- O chanceler alemão Olaf Scholz viajará a Beijing em 24 de fevereiro acompanhado de 30 dirigentes de empresas, segundo a reportagem.
- Ao contrário de visitas anteriores de Angela Merkel, Scholz demorou quase dez meses para ir ao maior parceiro comercial da Alemanha.
- Em Pequim, o atraso é visto como sinal de uma mudança de estratégia do governo alemão.
- Grandes partes da indústria alemã veem a China como ameaça direta aos seus interesses e esperam que o chanceler leve essas preocupações ao governo.
- O tema destaca que o mercado chinês tem ficado menos receptivo para a Alemanha, impactando setores exportadores.
Friedrich Merz, chanceler da Alemanha, vai a Beijing no dia 24 de fevereiro acompanhado de 30 chefes de empresas. A viagem ocorre em plena busca de reconquistar espaço do país asiático como principal parceiro comercial. A audiência com autoridades chinesas e a participação de empresários sinalizam a presença de interesses econômicos na pauta oficial.
Segundo o artigo, boa parte da indústria alemã já vê China como risco aos seus interesses.
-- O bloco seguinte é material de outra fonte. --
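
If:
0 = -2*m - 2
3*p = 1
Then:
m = -1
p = 1/3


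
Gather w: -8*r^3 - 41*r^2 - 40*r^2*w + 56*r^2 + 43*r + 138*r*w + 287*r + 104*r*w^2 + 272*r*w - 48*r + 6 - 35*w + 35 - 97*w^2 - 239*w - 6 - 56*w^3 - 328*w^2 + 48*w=-8*r^3 + 15*r^2 + 282*r - 56*w^3 + w^2*(104*r - 425) + w*(-40*r^2 + 410*r - 226) + 35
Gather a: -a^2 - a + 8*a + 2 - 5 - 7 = -a^2 + 7*a - 10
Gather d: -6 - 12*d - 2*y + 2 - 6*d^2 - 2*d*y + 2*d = -6*d^2 + d*(-2*y - 10) - 2*y - 4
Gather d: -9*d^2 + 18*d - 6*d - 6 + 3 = -9*d^2 + 12*d - 3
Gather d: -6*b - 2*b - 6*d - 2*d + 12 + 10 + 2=-8*b - 8*d + 24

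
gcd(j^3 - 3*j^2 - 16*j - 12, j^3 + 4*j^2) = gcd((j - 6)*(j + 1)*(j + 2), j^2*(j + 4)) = 1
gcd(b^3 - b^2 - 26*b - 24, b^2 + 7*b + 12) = b + 4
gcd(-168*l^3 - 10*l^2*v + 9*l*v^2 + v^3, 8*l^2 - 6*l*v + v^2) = -4*l + v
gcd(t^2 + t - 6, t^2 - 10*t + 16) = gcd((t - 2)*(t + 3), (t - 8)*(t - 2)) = t - 2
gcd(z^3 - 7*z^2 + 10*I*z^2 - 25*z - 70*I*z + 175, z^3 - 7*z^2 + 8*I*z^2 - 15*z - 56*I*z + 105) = z^2 + z*(-7 + 5*I) - 35*I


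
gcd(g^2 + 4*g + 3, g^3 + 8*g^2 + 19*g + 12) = g^2 + 4*g + 3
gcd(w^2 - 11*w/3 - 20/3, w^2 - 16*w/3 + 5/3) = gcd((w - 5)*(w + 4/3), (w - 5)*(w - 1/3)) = w - 5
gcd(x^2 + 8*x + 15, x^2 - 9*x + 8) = 1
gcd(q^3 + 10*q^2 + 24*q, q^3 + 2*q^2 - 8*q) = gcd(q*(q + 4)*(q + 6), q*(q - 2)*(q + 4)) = q^2 + 4*q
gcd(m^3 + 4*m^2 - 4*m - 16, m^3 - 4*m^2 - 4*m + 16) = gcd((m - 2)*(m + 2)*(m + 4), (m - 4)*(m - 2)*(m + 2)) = m^2 - 4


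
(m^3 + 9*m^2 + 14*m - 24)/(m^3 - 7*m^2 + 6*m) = (m^2 + 10*m + 24)/(m*(m - 6))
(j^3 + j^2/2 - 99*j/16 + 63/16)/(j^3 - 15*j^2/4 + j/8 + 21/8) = (16*j^3 + 8*j^2 - 99*j + 63)/(2*(8*j^3 - 30*j^2 + j + 21))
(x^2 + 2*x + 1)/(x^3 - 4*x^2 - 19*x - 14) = (x + 1)/(x^2 - 5*x - 14)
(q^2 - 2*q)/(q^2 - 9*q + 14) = q/(q - 7)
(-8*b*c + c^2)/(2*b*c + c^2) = (-8*b + c)/(2*b + c)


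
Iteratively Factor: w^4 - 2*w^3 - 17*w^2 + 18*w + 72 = (w - 4)*(w^3 + 2*w^2 - 9*w - 18) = (w - 4)*(w + 3)*(w^2 - w - 6) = (w - 4)*(w - 3)*(w + 3)*(w + 2)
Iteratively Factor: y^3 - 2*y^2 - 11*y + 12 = (y - 1)*(y^2 - y - 12) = (y - 4)*(y - 1)*(y + 3)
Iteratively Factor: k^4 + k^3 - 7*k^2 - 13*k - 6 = (k + 1)*(k^3 - 7*k - 6) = (k + 1)*(k + 2)*(k^2 - 2*k - 3) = (k - 3)*(k + 1)*(k + 2)*(k + 1)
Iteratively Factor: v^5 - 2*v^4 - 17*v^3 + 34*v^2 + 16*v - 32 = (v - 4)*(v^4 + 2*v^3 - 9*v^2 - 2*v + 8) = (v - 4)*(v - 2)*(v^3 + 4*v^2 - v - 4) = (v - 4)*(v - 2)*(v + 4)*(v^2 - 1) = (v - 4)*(v - 2)*(v + 1)*(v + 4)*(v - 1)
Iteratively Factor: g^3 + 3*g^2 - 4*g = (g + 4)*(g^2 - g) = (g - 1)*(g + 4)*(g)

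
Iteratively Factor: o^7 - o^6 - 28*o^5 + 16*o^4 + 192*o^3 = (o + 4)*(o^6 - 5*o^5 - 8*o^4 + 48*o^3) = (o - 4)*(o + 4)*(o^5 - o^4 - 12*o^3) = o*(o - 4)*(o + 4)*(o^4 - o^3 - 12*o^2) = o*(o - 4)*(o + 3)*(o + 4)*(o^3 - 4*o^2) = o^2*(o - 4)*(o + 3)*(o + 4)*(o^2 - 4*o) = o^3*(o - 4)*(o + 3)*(o + 4)*(o - 4)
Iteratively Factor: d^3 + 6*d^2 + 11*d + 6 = (d + 2)*(d^2 + 4*d + 3) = (d + 2)*(d + 3)*(d + 1)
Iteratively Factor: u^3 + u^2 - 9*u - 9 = (u - 3)*(u^2 + 4*u + 3) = (u - 3)*(u + 3)*(u + 1)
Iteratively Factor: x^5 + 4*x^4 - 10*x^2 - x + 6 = (x + 2)*(x^4 + 2*x^3 - 4*x^2 - 2*x + 3) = (x + 1)*(x + 2)*(x^3 + x^2 - 5*x + 3) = (x - 1)*(x + 1)*(x + 2)*(x^2 + 2*x - 3) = (x - 1)^2*(x + 1)*(x + 2)*(x + 3)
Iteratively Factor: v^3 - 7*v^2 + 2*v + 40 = (v - 4)*(v^2 - 3*v - 10) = (v - 5)*(v - 4)*(v + 2)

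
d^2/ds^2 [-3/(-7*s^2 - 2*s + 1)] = 6*(-49*s^2 - 14*s + 4*(7*s + 1)^2 + 7)/(7*s^2 + 2*s - 1)^3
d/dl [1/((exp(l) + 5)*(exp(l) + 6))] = (-2*exp(l) - 11)*exp(l)/(exp(4*l) + 22*exp(3*l) + 181*exp(2*l) + 660*exp(l) + 900)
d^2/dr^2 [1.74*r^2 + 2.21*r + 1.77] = 3.48000000000000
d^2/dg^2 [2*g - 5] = 0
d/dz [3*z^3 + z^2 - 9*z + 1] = 9*z^2 + 2*z - 9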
A demora de quase dez meses para a primeira visita oficial do governo alemão ao maior parceiro comercial reforça que a estratégia diverge de gestões anteriores. O contexto sugere pressão para que a liderança exponha preocupações de setores produtivos.
Contexto na indústria alemã
- A percepção de que o mercado chinês está se retraindo ganha força entre fabricantes alemães.
- Pequenos e grandes players exigem clareza sobre medidas, condições de acesso e proteção a cadeias de suprimentos.
- A mudança de tom sinaliza uma atuação mais pragmática do governo em relação à China, priorizando impactos econômicos de curto prazo.